A new class of antibody drugs may provide a powerful new tool for the treatment of eye diseases in children, but specialists need to be alert for the possibility of serious side effects, according to an editorial in the August Journal of AAPOS (American Association for Pediatric Ophthalmology and Strabismus), published by Elsevier.
Dr. Robert L. Avery of Santa Barbara, Calif., discusses issues related to the use of antibodies against vascular endothelial growth factor (VEGF) in pediatric ophthalmology. The two anti-VEGF antibodies available so far-bevacizumab and ranibizumab-have been rapidly adopted for the treatment of age-related macular degeneration (AMD), the leading cause of vision loss in older adults.

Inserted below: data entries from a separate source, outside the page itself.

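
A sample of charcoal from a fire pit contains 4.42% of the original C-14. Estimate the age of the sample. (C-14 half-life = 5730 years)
Age = t½ × log₂(1/ratio) = 25780 years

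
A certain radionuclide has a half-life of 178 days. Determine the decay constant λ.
λ = ln(2)/t½ = 0.003894 day⁻¹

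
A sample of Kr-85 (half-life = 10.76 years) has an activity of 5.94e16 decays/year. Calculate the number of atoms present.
N = A/λ = 9.221e17 atoms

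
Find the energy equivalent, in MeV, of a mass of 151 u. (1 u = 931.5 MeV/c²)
E = mc² = 1.407e5 MeV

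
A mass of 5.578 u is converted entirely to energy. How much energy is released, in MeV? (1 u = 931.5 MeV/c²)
E = mc² = 5196 MeV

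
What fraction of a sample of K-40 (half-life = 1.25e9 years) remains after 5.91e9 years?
N/N₀ = (1/2)^(t/t½) = 0.03773 = 3.77%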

The antibodies work by blocking the development of new blood vessels (angiogenesis).
Anti-VEGF antibodies were originally approved for use in cancer treatment, and there have been some safety concerns, including a possible increase in stroke risk. However, at the much smaller doses used in eye diseases, the two antibodies appear to be safe. However, in discussing the growing use of anti-VEGF antibodies in children, Dr. Avery sounds a cautious note. One study, also published in the August Journal of AAPOS, found that bevacizumab treatment in one eye of a child with eye disease also improved the condition in the other eye. This, along with other limited reports, suggests that the antibodies might leave the eye and enter the bloodstream, where they could potentially lead to side effects and complications.
Side effects are a special concern in children, who might be at higher risk because of their smaller size. Used in premature infants with an eye disease called retinopathy of prematurity, anti-VEGF antibodies could have the potential for harm to still developing organs.

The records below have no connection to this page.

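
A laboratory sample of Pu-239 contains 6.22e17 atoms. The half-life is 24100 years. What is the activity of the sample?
A = λN = 1.789e13 decays/year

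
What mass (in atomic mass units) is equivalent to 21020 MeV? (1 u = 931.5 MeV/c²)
m = E/c² = 22.57 u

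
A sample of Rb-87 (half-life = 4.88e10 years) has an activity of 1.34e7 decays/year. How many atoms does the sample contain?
N = A/λ = 9.434e17 atoms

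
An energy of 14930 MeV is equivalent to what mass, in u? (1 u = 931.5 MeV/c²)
m = E/c² = 16.03 u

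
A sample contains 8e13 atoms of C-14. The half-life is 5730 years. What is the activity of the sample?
A = λN = 9.677e9 decays/year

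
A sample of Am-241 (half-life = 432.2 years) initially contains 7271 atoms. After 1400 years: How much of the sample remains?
N = N₀(1/2)^(t/t½) = 770 atoms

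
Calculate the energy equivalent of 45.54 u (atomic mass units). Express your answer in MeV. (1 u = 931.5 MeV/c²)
E = mc² = 42420 MeV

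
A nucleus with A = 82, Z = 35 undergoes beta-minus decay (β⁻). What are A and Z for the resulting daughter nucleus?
Daughter: A = 82, Z = 36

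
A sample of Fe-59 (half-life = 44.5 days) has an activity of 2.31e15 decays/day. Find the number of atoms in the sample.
N = A/λ = 1.483e17 atoms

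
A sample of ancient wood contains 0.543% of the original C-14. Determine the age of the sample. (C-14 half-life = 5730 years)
Age = t½ × log₂(1/ratio) = 43120 years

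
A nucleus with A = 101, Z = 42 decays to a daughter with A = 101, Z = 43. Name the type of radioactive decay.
ΔA = 0, ΔZ = +1 ⇒ beta-minus decay (β⁻)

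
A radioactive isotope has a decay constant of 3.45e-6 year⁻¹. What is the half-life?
t½ = ln(2)/λ = 2.009e5 years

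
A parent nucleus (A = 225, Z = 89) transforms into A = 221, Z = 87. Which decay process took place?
ΔA = -4, ΔZ = -2 ⇒ alpha decay (α)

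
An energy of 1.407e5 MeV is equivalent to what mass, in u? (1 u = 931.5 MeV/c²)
m = E/c² = 151 u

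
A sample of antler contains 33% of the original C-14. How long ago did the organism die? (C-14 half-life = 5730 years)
Age = t½ × log₂(1/ratio) = 9165 years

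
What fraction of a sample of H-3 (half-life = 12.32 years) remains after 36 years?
N/N₀ = (1/2)^(t/t½) = 0.1319 = 13.2%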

These issues are particularly difficult because the anti-VEGF antibodies are not approved for use in children. Because of the urgent need for treatment of serious but relatively rare eye diseases in children, "off-label" use of drugs-for purposes other than those which the drugs are approved-is common in pediatric ophthalmology.
A study is being performed to compare the two anti-VEGF antibodies in adults with AMD. Because ranibizumab stays in the body for a shorter time than bevacizumab, it might be a better choice for use in treating eye diseases. However, the upcoming study may not be large enough to detect small differences in side effects, and in any case the results may not be applicable to children.

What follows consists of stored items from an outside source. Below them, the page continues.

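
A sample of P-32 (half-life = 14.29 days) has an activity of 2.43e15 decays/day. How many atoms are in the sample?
N = A/λ = 5.01e16 atoms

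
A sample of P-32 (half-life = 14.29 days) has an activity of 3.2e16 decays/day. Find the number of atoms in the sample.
N = A/λ = 6.597e17 atoms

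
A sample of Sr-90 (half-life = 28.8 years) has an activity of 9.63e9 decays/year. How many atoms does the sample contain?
N = A/λ = 4.001e11 atoms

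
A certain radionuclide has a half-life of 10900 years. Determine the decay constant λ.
λ = ln(2)/t½ = 6.359e-5 year⁻¹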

Meanwhile, Dr. Avery urges pediatric ophthalmologists using anti-VEGF antibodies to watch carefully for any possible side effects in their young patients. "Bevacizumab and ranibizumab have provided us with a great opportunity to improve the treatment of a variety of retinal diseases," he concludes. "Hopefully, the dramatic improvements in outcomes we have seen in adults will extend into pediatric diseases, but further study is clearly needed to assess the safety and efficacy of these drugs in this population."